Listing Chinese companies: Mandatory welfare payment liabilities – Whose authority counts?
BEIJING, Sept. 17 – We’ve had an interesting due diligence issue crop up at Dezan Shira & Associates this past few weeks as part of a three firm consortium looking at the assets and liabilities of a Chinese national business (retail industry, 17 stores across China) that wishes to list in Hong Kong. PWC are the primary auditors, Jun He the advising law firm, with Dezan Shira getting our hands dirty digging around in the business’ potato patch. A primary issue cropped up with the topic of mandatory welfare payments to the company employees.
Now, welfare payments in China are a bit of a thorny issue, for many reasons:
- they vary regionally, and quite considerably
- what is mandatory and what it not is also subject to regional variations
- all of them change every year
So it is notoriously difficult to get a handle historically, on what should have been paid, in any given year. We had to go back seven years (statue of limitations) in 17 different cities (cue teams of harrassed looking Dezan Shira internal audit personnel staying in strange inland cities if anyone has noticed). Anyway, it turns out all welfare payments, in all cities, have been dramatically underpaid. Not something of course, any foreign company would do.
The amount ran into hundreds of millions of RMB in potential back payment of owed staff welfare, which wouldn’t look all that great on an investment prospectus for listing on the Hang Seng Index.
The next question – and the first time I’ve been asked this in 15 years – the eminently sensible theme of “Can we negotiate?” Negotiate mandatory welfare payments? Well if so, they don’t seem so mandatory, at least to me anymore.

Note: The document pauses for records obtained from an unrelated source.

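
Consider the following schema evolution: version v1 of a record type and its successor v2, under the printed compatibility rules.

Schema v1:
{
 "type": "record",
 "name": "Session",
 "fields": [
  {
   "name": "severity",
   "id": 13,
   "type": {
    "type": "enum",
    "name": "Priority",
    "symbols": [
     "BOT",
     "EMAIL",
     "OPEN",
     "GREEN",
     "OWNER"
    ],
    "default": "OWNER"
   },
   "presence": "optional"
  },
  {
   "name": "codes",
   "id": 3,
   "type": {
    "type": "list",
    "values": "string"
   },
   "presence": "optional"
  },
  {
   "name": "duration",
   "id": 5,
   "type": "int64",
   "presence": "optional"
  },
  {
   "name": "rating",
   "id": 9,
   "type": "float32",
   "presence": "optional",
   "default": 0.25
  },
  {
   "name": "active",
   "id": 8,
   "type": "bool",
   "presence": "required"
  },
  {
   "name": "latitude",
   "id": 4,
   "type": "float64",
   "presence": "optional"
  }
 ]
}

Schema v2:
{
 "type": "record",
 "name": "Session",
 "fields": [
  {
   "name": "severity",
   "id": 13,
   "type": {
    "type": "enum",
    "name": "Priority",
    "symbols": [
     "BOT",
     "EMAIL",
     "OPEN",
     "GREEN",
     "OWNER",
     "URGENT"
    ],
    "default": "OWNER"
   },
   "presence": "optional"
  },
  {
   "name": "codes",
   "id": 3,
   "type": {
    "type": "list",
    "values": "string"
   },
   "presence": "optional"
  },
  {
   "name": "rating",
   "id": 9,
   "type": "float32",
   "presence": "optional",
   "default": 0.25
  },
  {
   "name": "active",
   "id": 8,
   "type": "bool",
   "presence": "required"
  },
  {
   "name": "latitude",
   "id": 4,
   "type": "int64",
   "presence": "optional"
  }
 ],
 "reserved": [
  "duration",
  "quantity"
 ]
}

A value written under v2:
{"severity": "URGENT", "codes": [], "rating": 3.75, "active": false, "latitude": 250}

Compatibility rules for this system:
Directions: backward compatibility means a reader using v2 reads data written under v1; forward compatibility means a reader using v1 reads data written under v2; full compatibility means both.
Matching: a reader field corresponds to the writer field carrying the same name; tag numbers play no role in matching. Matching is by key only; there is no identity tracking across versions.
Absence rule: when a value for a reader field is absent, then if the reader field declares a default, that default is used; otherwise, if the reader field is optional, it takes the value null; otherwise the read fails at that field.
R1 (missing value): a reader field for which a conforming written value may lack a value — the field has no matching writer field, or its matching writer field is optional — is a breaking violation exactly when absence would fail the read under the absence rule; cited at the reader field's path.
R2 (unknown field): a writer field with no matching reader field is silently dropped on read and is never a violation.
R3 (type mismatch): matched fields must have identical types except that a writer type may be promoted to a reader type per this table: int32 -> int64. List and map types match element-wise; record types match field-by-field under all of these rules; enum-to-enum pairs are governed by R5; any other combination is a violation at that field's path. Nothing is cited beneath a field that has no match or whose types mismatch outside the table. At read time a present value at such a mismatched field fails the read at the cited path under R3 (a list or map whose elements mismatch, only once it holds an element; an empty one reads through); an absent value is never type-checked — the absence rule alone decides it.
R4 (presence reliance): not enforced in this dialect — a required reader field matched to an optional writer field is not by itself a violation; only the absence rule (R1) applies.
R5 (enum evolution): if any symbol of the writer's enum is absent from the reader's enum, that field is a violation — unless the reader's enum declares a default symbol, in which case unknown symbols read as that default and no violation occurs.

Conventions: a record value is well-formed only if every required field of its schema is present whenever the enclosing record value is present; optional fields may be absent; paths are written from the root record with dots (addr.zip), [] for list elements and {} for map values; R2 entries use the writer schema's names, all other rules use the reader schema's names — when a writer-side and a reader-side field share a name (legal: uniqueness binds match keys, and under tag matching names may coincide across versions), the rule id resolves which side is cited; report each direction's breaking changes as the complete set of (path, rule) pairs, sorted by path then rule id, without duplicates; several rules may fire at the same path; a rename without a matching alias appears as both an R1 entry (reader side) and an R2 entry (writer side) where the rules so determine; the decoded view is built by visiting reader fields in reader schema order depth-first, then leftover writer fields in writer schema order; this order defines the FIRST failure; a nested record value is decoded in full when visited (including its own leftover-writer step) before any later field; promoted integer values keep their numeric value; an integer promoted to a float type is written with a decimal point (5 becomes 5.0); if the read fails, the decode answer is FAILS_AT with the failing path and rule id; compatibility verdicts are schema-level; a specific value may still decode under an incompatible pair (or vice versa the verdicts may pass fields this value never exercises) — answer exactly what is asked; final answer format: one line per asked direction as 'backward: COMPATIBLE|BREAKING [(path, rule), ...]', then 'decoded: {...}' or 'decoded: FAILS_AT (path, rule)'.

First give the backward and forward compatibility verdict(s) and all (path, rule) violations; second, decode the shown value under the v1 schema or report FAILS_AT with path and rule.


the writer's type comes first in each Session pair
backward analysis of Session with v2 as reader and v1 as writer:
  writer optional, Priority -> Priority: reader severity maps from writer severity
  writer optional, list<string> -> list<string>: reader codes maps from writer codes
  writer optional, float32 -> float32: reader rating maps from writer rating
  writer required, bool -> bool: reader active maps from writer active
  writer optional, float64 -> int64: reader latitude maps from writer latitude
  writer field duration has no reader counterpart
  rule R3 violated at latitude
  => backward verdict for Session: BREAKING, 1 violation(s)
forward analysis of Session with v1 as reader and v2 as writer:
  writer optional, Priority -> Priority: reader severity maps from writer severity
  writer optional, list<string> -> list<string>: reader codes maps from writer codes
  duration: no writer match
  writer optional, float32 -> float32: reader rating maps from writer rating
  writer required, bool -> bool: reader active maps from writer active
  writer optional, int64 -> float64: reader latitude maps from writer latitude
  rule R3 violated at latitude
  => forward verdict for Session: BREAKING, 1 violation(s)
decoding the Session value with the v1 reader:
  severity := "OWNER" (symbol URGENT -> reader default)
  codes := []
  duration := null (missing; optional => null)
  rating := 3.75
  active := false
  read fails at latitude under R3
  => FAILS_AT (latitude, R3)

backward: BREAKING [(latitude, R3)]; forward: BREAKING [(latitude, R3)]; decoded: FAILS_AT (latitude, R3)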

A few discreet phone calls later, and the word came back – yes, the provincial governments were open to negotiating on the issue. Second question: If that is the case, then who does the legal right to negotiate mandatory welfare payments rest with? The State? Or indeed, the provincial government level ?
It’s one of those classic cases in China law which pitch State level against provincial level powers. Millions of dollars at stake and the potential listing of a Chinese company in Hong Kong.
So the question is then, is it a State or provincial level authority who can agree to the negotiation (and by implication, deliberate agreement to reduce the level) of what are called mandatory welfare payments?
Any comments welcomed and I’ll chip in with the considered opinion of ourselves, Jun He and PWC in a couple of days.